Nothing beats the feeling of wild imagination growing into reality. If I could preserve only one moment in time, it would be this bewitching, euphoric experience. Although maybe I shouldn't wish that; this night is cold enough to freeze us solidly in place as we stand, locked in this union of tongues and lips and hands, whilst the river Cam flows sluggishly by and a melancholy owl hoots overhead.

Eventually, we break lip contact, our breaths misting the air together; pastel grey vanishing into the velvet indigo night. There's no need for words; as though in psychic synchrony, we carry on walking, silently in step with each other, the weight of Al's arm comfortingly draped around me.

I can scarcely believe I have just kissed Al Potter, and am now wearing his arm across my shoulders; it's been on my secret bucket list for a while now.

"What, get pissed in Grantchester and stagger back to Cambridge in the cold?"

Fuck. What exactly did I let slip? Thankfully, it's too dark for him to see how red I've just gone.

"Naturally," I reply, hurriedly trying to cover up the embarrassing admission. "I've been longing for a long, drunken walk back to college with someone I don't know the name of. This is the stuff dreams are made of."

"You're not going to let this go, are you?"

"Nope. "

"Then neither am I."

"Glad we've sorted that out, Alabaster.

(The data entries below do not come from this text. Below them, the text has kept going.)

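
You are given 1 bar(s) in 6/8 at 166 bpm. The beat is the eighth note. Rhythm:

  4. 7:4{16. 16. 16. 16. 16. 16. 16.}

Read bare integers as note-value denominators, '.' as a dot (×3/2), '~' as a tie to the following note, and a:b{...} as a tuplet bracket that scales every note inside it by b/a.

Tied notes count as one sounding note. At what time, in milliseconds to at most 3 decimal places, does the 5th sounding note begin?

note 5 onset = 30/7b = 1549.053ms

1. 0.0ms @ 0 + 1084.337ms (3)
2. 1084.337ms @ 3 + 154.905ms (3/7)
3. 1239.243ms @ 24/7 + 154.905ms (3/7)
4. 1394.148ms @ 27/7 + 154.905ms (3/7)
5. 1549.053ms @ 30/7 + 154.905ms (3/7)
6. 1703.959ms @ 33/7 + 154.905ms (3/7)
7. 1858.864ms @ 36/7 + 154.905ms (3/7)
8. 2013.769ms @ 39/7 + 154.905ms (3/7)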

You don't have to escort me back to College, by the way. Pembroke is closer; I'll be fine to walk alone from there."

"That may be, but I'm going to do it anyway so don't bother protesting."

"But…" is all I manage to articulate before Al cuts in, his smooth voice bristling with insistency.

"You are not walking back to St John's on your own. End of."

I wrap my arms around his waist and hastily change the subject. "Are you going home tomorrow?"

"Yeah, I was planning on heading back in the morning. What about you?"

"Not leaving 'til Sunday. My Dad can't pick me up any earlier."

"I could delay until Saturday evening, I suppose," he muses thoughtfully. "I mean…would you fancy meeting up for lunch tomorrow? You know, if you've got nothing butter to do."

It's impossible to stop the grin from stretching across my face. "Sure. I'll roll with it."

"Well, that's a wrap. But lettuce not get curried away, yeah?

"Oh cheesus. Must you make a meal out of everything?"

Deliriously happy by Al Potter's side, suddenly the walk back to Cambridge doesn't seem anywhere near long enough. As the orange spheres of city street lamps loom ever closer, I comfort myself with the thought that there is going to be a tomorrow after this perfect, perfect day.